【答案】1 

【解析】由题易知，\(\frac{\partial u}{\partial x}=y^{2}z^{3}\)，\(\frac{\partial u}{\partial y}=2xyz^{3}\)，\(\frac{\partial u}{\partial z}=3xy^{2}z^{2}\) 

则在\(x = 1,y = 1,z = 1\)处有\(\left(\frac{\partial u}{\partial x},\frac{\partial u}{\partial y},\frac{\partial u}{\partial z}\right)=(1,2,3)\) 

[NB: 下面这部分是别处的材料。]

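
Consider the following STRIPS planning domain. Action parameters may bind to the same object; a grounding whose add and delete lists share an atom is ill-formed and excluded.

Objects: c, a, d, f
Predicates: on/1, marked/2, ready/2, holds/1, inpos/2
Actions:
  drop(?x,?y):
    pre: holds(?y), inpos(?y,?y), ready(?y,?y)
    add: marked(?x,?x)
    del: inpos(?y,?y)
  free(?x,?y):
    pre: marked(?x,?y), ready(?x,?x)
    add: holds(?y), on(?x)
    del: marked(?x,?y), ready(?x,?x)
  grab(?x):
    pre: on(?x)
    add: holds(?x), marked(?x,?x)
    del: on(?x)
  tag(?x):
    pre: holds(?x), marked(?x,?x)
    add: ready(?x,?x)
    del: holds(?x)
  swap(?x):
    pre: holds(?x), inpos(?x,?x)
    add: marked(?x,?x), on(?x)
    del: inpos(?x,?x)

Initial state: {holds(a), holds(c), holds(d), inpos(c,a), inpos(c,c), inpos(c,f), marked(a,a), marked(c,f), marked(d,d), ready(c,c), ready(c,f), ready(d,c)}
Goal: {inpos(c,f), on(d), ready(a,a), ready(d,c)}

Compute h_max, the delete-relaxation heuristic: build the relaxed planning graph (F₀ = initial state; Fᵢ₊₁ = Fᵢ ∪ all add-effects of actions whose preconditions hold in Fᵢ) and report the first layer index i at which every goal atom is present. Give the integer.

F0 = init (12 atoms)
F1 = F0 ∪ {holds(f), marked(c,c), marked(f,f), on(c), ready(a,a), ready(d,d)}  (18 atoms)
F2 = F1 ∪ {on(a), on(d), ready(f,f)}  (21 atoms)
goal ⊆ F2  ⇒  h_max = 2

2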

对于向量\(\boldsymbol{\bar{n}}=(2,2,-1)\)，归一化可得\(\boldsymbol{\bar{n}}_{0}=\left(\frac{2}{3},\frac{2}{3},-\frac{1}{3}\right)\) 

故\(\left. \frac{\partial u}{\partial \boldsymbol{n}}\right\vert _{(1,1,1)}=\left(\frac{\partial u}{\partial x},\frac{\partial u}{\partial y},\frac{\partial u}{\partial z}\right)\cdot \boldsymbol{\bar{n}}_{0}=(1,2,3)\cdot \left(\frac{2}{3},\frac{2}{3},-\frac{1}{3}\right)=1\cdot \frac{2}{3}+2\cdot \frac{2}{3}+3\cdot \left(-\frac{1}{3}\right)=1\)